Aida trionfa con la bacchetta di Domingo
TERME DI CARACALLA
Dinanzi a 2500 spettatori - «Prenotano mesi prima da tutto il mondo», precisa il sovrintendente Francesco Ernani, dopo il successo della serata - il capolavoro verdiano, rappresentato per la prima volta al Cairo nel dicembre 1871, oggi era in coproduzione con la Washington Opera, di cui Domingo è direttore artistico. L'apparato visivo e la regìa erano di Paolo Miccichè, che aveva già allestito «Aida» per la Washington Opera utilizzando un sistema di proiezioni, qui più che mai necessario perché non invasivo degli alzati imponenti delle Terme di Caracalla.

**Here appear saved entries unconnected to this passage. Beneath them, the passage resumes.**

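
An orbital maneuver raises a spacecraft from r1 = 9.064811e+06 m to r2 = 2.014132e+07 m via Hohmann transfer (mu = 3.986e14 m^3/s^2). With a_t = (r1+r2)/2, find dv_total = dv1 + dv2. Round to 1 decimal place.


Step 1: Transfer semi-major axis a_t = (9.064811e+06 + 2.014132e+07) / 2 = 1.460307e+07 m
Step 2: v1 (circular at r1) = sqrt(mu/r1) = 6631.16 m/s
Step 3: v_t1 = sqrt(mu*(2/r1 - 1/a_t)) = 7787.74 m/s
Step 4: dv1 = |7787.74 - 6631.16| = 1156.58 m/s
Step 5: v2 (circular at r2) = 4448.61 m/s, v_t2 = 3504.95 m/s
Step 6: dv2 = |4448.61 - 3504.95| = 943.66 m/s
Step 7: Total delta-v = 1156.58 + 943.66 = 2100.2 m/s

2100.2


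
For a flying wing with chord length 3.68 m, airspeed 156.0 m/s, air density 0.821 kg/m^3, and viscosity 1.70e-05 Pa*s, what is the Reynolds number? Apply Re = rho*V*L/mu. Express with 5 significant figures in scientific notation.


Step 1: Numerator = rho * V * L = 0.821 * 156.0 * 3.68 = 471.31968
Step 2: Re = 471.31968 / 1.70e-05
Step 3: Re = 2.7725e+07

2.7725e+07


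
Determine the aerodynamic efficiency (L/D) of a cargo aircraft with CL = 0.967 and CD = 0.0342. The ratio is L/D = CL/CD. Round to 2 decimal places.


Step 1: L/D = CL / CD = 0.967 / 0.0342
Step 2: L/D = 28.27

28.27


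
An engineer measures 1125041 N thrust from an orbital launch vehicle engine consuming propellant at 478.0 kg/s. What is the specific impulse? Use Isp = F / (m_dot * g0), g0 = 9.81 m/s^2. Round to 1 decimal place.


Step 1: m_dot * g0 = 478.0 * 9.81 = 4689.18
Step 2: Isp = 1125041 / 4689.18 = 239.9 s

239.9


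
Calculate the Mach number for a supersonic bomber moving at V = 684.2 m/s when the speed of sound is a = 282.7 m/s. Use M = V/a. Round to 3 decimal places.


Step 1: M = V / a = 684.2 / 282.7
Step 2: M = 2.420

2.420


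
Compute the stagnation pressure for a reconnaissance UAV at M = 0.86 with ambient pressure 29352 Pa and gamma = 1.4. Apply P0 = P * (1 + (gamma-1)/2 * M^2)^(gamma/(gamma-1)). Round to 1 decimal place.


Step 1: (gamma-1)/2 * M^2 = 0.2 * 0.7396 = 0.14792
Step 2: 1 + 0.14792 = 1.14792
Step 3: Exponent gamma/(gamma-1) = 3.5
Step 4: P0 = 29352 * 1.14792^3.5 = 47569.5 Pa

47569.5


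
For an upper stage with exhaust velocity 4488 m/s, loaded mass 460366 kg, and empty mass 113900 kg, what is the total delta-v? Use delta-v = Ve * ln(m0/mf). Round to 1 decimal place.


Step 1: Mass ratio m0/mf = 460366 / 113900 = 4.041844
Step 2: ln(4.041844) = 1.396701
Step 3: delta-v = 4488 * 1.396701 = 6268.4 m/s

6268.4


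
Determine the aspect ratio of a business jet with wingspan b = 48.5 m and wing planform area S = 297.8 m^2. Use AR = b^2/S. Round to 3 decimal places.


Step 1: b^2 = 48.5^2 = 2352.25
Step 2: AR = 2352.25 / 297.8 = 7.899

7.899


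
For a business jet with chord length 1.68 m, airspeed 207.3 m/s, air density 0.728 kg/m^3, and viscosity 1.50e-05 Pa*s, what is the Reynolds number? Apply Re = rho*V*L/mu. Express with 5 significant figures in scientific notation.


Step 1: Numerator = rho * V * L = 0.728 * 207.3 * 1.68 = 253.536192
Step 2: Re = 253.536192 / 1.50e-05
Step 3: Re = 1.6902e+07

1.6902e+07


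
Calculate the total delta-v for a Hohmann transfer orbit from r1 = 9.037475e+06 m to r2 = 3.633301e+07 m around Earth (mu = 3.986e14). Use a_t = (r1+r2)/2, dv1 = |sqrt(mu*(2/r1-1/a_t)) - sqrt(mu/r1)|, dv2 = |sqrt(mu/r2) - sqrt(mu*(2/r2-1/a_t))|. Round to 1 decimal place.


Step 1: Transfer semi-major axis a_t = (9.037475e+06 + 3.633301e+07) / 2 = 2.268524e+07 m
Step 2: v1 (circular at r1) = sqrt(mu/r1) = 6641.18 m/s
Step 3: v_t1 = sqrt(mu*(2/r1 - 1/a_t)) = 8404.74 m/s
Step 4: dv1 = |8404.74 - 6641.18| = 1763.56 m/s
Step 5: v2 (circular at r2) = 3312.21 m/s, v_t2 = 2090.59 m/s
Step 6: dv2 = |3312.21 - 2090.59| = 1221.62 m/s
Step 7: Total delta-v = 1763.56 + 1221.62 = 2985.2 m/s

2985.2


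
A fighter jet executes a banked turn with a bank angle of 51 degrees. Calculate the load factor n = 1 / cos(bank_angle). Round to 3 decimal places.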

Le mura erano rivestite di geroglifici - un po' kitsch - mutanti in fronti di templi, colonnati, pareti dipinte, papiri ingigantiti e quant'altro, per restituirci virtualmente un Egitto millenario, comunque scenografico e spettacolare da Grand Opéra, arricchito dagli sfarzosi costumi di Alberto Spiazzi, in una regìa mirata alla monumentalità e alla staticità delle masse sceniche, simbolica di uno Stato egizio assoluto e teocratico. Larga parte in ciò hanno avuto le coreografie di Juan de Torres, lo scattante Riccardo di Cosmo con Anjella Kouznetsova attorti come serpenti, o le creature alate fosforescenti. Non però le danze pseudocomiche estranee al mondo egizio. Placido Domingo osservava in scena Radames - nella voce vellutata di Mario Malagnini - da lui impersonato più di ottanta volte: intanto la sua bacchetta sottolineava la sottigliezza e l'intima espressività dei timbri, talvolta solitari, come il soffio del violino, o del clarino, soprattutto dell'oboe amaro, che frequentemente accompagna la voce di Aida - qui la bravissima Isabelle Kabatu dai possenti respiri - in quest'opera lontana dalla dinamica asciuttezza giovanile verdiana. Via i vecchi entusiasmi della Marcia Trionfale di «Aida», complici gli squilli di tromba per la vittoria di Radames, in quest'opera che sapeva di morte - dall'inizio le immobili guardie di palazzo avevano la testa di Anubi, dio dei defunti - già nelle ferme voci di Giacomo Prestia (Ramfis) e di Carlo Cigni (il Faraone). Il senso di morte era spezzato dalla ribellione violenta del re etiope Amonasro (Juan Pons) padre di Aida, e soprattutto dall'impeto vocale e scenico da furia greca di Mariana Pentcheva (Amneris) per la condanna di Radames: ma trionfava infine, sotterraneo nella dimensione cromatica della preziosa direzione di Placido Domingo.